For several organizations or data scientists that specialize in machine learning, ensemble learning techniques have become the weapons of preference. As ensemble learning methods connect various base models, together they have a higher capacity to provide a much more accurate ML model. For example, at Bigabid we have been ensemble learning to successfully solve many types of problems ranging from optimizing LTV (Customer Lifetime Value) to fraud exposure.
It is difficult not to overstate the value of ensemble learning to the overall ML process, including the bias-variance tradeoff and the three main ensemble techniques: bagging, boosting and stacking. These necessary procedures should be a piece of any data scientist’s tool kit, as they are theories that are encountered everywhere.
Ensemble Learning Methods: An Summary
Ensemble learning is an ML paradigm where there are many base models (which are often known as “weak learners”) are linked and trained to solve the identical problem. This method is based on the theory that by accurately mixing several base models together, these weak learners can be used as building blocks for creating more-complex ML models. Together these ensemble models ( also known as“strong learners”) produce better, more accurate results.
In other words, a weak learner is only a base model that solely performs rather poorly. In fact, its accuracy level is barely above chance, meaning that it predicts the result only somewhat better than a random guess would. These weak learners will often be computationally easy as well. Typically, the reason base models don’t work very well by themselves is because they either have high bias or too much variety, which makes them weak.
This is where ensemble learning comes in the scene. This system tries to overcome the general error by joining several weak learners together. Think of ensemble models as the data science version of the phrase “two heads are better than one.” If one model serves well, then a number of models working collectively can do even better.
A Statement about the Bias-Variance Tradeoff
It’s necessary to know the concept of a weak learner and why it got this name in the first place, as the reason gets down to either bias or variance. More particularly, the prediction error of an ML model, particularly the difference between the trained model and the ground truth, can be split down into the sum of the following: the bias and the variance. For instance:
- Error due to Bias: This is the variation between a model’s expected prediction and the specific value that we are trying to predict.
- Error due to Variance: This is the variance of a model prediction for a particular data point.
If a model is too simple and doesn’t have multiple parameters, then it may include high bias and low variance. In contrast, if a model has several parameters, then it may have high variance and low bias. As such, it’s important to find the best balance without underfitting or overfitting the data, as this tradeoff in complexity is the cause of why there exists a tradeoff between variance and bias. Directly put, an algorithm can’t simultaneously be more complex and less complex in the same period.
Ensemble Learning Techniques – Combining Weak Learners
There are three important ensemble techniques: bagging, boosting and stacking. There are described as follows:
Bagging tries to incorporate related learners on small-sample groups and measures the average of all the predictions. Usually, bagging permits you to use various learners in various groups. By doing so, this method helps to decrease the variance error.
Boosting is an iterative technique that fine-tunes the weight of research according to the most current classification. If an investigation was incorrectly classified, this approach will increase the weight of that research in the next round and will be limited inclined to misclassification. Similarly, if the research was classified correctly, then it will decrease its weight for the upcoming classifier. The weight describes how essential the correct classification of the specific data point should be, as this allows the sequential classifiers to concentrate on examples earlier misclassified. Generally, boosting decreases the bias error and makes strong predictive models, but at moments they may overfit on the training data.
Stacking is a smart way of linking the information given by different models. With this method, a learner of any sort can be used to connect different learners’ outputs. The outcome can be a decrease in bias or variance determined by which linked models are used.
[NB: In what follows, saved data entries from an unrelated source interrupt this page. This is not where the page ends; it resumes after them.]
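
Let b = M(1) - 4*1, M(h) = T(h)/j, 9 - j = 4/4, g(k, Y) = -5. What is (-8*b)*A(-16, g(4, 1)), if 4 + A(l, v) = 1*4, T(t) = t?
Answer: 0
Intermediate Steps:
j = 8 (j = 9 - 4/4 = 9 - 1*1 = 9 - 1 = 8)
M(h) = h/8
A(l, v) = 0 (A(l, v) = -4 + 1*4 = -4 + 4 = 0)
b = -31/8 (b = (⅛)*1 - 4*1 = ⅛ - 4 = -31/8 ≈ -3.8750)
(-8*b)*A(-16, g(4, 1)) = -8*(-31/8)*0 = 31*0 = 0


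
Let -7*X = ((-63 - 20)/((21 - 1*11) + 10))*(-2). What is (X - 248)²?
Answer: 304258249/4900 ≈ 62094.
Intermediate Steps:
X = -83/70 (X = -(-63 - 20)/((21 - 1*11) + 10)*(-2)/7 = -(-83/((21 - 11) + 10))*(-2)/7 = -(-83/(10 + 10))*(-2)/7 = -(-83/20)*(-2)/7 = -(-83*1/20)*(-2)/7 = -(-83)*(-2)/140 = -⅐*83/10 = -83/70 ≈ -1.1857)
(X - 248)² = (-83/70 - 248)² = (-17443/70)² = 304258249/4900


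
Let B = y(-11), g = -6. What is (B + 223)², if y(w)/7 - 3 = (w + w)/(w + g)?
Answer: 18507204/289 ≈ 64039.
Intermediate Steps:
y(w) = 21 + 14*w/(-6 + w) (y(w) = 21 + 7*((w + w)/(w - 6)) = 21 + 7*((2*w)/(-6 + w)) = 21 + 7*(2*w/(-6 + w)) = 21 + 14*w/(-6 + w))
B = 511/17 (B = 7*(-18 + 5*(-11))/(-6 - 11) = 7*(-18 - 55)/(-17) = 7*(-1/17)*(-73) = 511/17 ≈ 30.059)
(B + 223)² = (511/17 + 223)² = (4302/17)² = 18507204/289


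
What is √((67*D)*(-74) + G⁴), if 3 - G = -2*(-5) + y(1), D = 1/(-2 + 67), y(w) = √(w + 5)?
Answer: √(17426955 + 6506500*√6)/65 ≈ 88.865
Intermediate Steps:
y(w) = √(5 + w)
D = 1/65 ≈ 0.015385
G = -7 - √6 (G = 3 - (-2*(-5) + √(5 + 1)) = 3 - (10 + √6) = 3 + (-10 - √6) = -7 - √6 ≈ -9.4495)
√((67*D)*(-74) + G⁴) = √((67*(1/65))*(-74) + (-7 - √6)⁴) = √((67/65)*(-74) + (-7 - √6)⁴) = √(-4958/65 + (-7 - √6)⁴)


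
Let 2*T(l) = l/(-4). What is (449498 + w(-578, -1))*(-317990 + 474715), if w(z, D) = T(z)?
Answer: 281835589725/4 ≈ 7.0459e+10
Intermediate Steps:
T(l) = -l/8 (T(l) = (l/(-4))/2 = (l*(-¼))/2 = (-l/4)/2 = -l/8)
w(z, D) = -z/8
(449498 + w(-578, -1))*(-317990 + 474715) = (449498 - ⅛*(-578))*(-317990 + 474715) = (449498 + 289/4)*156725 = (1798281/4)*156725 = 281835589725/4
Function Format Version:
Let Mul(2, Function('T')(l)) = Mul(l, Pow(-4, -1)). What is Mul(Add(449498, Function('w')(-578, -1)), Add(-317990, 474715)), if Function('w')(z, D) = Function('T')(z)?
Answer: Rational(281835589725, 4) ≈ 7.0459e+10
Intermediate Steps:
Function('T')(l) = Mul(Rational(-1, 8), l) (Function('T')(l) = Mul(Rational(1, 2), Mul(l, Pow(-4, -1))) = Mul(Rational(1, 2), Mul(l, Rational(-1, 4))) = Mul(Rational(1, 2), Mul(Rational(-1, 4), l)) = Mul(Rational(-1, 8), l))
Function('w')(z, D) = Mul(Rational(-1, 8), z)
Mul(Add(449498, Function('w')(-578, -1)), Add(-317990, 474715)) = Mul(Add(449498, Mul(Rational(-1, 8), -578)), Add(-317990, 474715)) = Mul(Add(449498, Rational(289, 4)), 156725) = Mul(Rational(1798281, 4), 156725) = Rational(281835589725, 4)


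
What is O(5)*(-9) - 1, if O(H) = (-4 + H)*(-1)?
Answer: 8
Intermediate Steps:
O(H) = 4 - H
O(5)*(-9) - 1 = (4 - 1*5)*(-9) - 1 = (4 - 5)*(-9) - 1 = -1*(-9) - 1 = 9 - 1 = 8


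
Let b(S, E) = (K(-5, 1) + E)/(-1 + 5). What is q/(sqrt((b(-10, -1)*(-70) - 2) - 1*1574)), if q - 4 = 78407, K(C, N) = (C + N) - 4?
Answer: -78411*I*sqrt(5674)/2837 ≈ -2081.9*I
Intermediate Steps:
K(C, N) = -4 + C + N
b(S, E) = -2 + E/4 (b(S, E) = ((-4 - 5 + 1) + E)/(-1 + 5) = (-8 + E)/4 = (-8 + E)*(1/4) = -2 + E/4)
q = 78411 (q = 4 + 78407 = 78411)
q/(sqrt((b(-10, -1)*(-70) - 2) - 1*1574)) = 78411/(sqrt(((-2 + (1/4)*(-1))*(-70) - 2) - 1*1574)) = 78411/(sqrt(((-2 - 1/4)*(-70) - 2) - 1574)) = 78411/(sqrt((-9/4*(-70) - 2) - 1574)) = 78411/(sqrt((315/2 - 2) - 1574)) = 78411/(sqrt(311/2 - 1574)) = 78411/(sqrt(-2837/2)) = 78411/((I*sqrt(5674)/2)) = 78411*(-I*sqrt(5674)/2837) = -78411*I*sqrt(5674)/2837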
The Promise of Ensemble Learning
Ensemble learning is about joining multiple base models to produce a more efficient and reliable ensemble model that features more powerful features and thus, performs more reliable. Ensemble learning methods have successfully set record performances on challenging datasets and are regularly a part of the winning submissions of Kaggle competitions.
It justifies noting that as with the three main ensemble techniques – bagging, boosting and stacking – variants are still possible and can be better planned to more efficiently adapt to specific queries, such as classifications, regression, time-series analyses, etc. This first need an understanding of the obstacle at hand and to be creative in approaching problem-solving!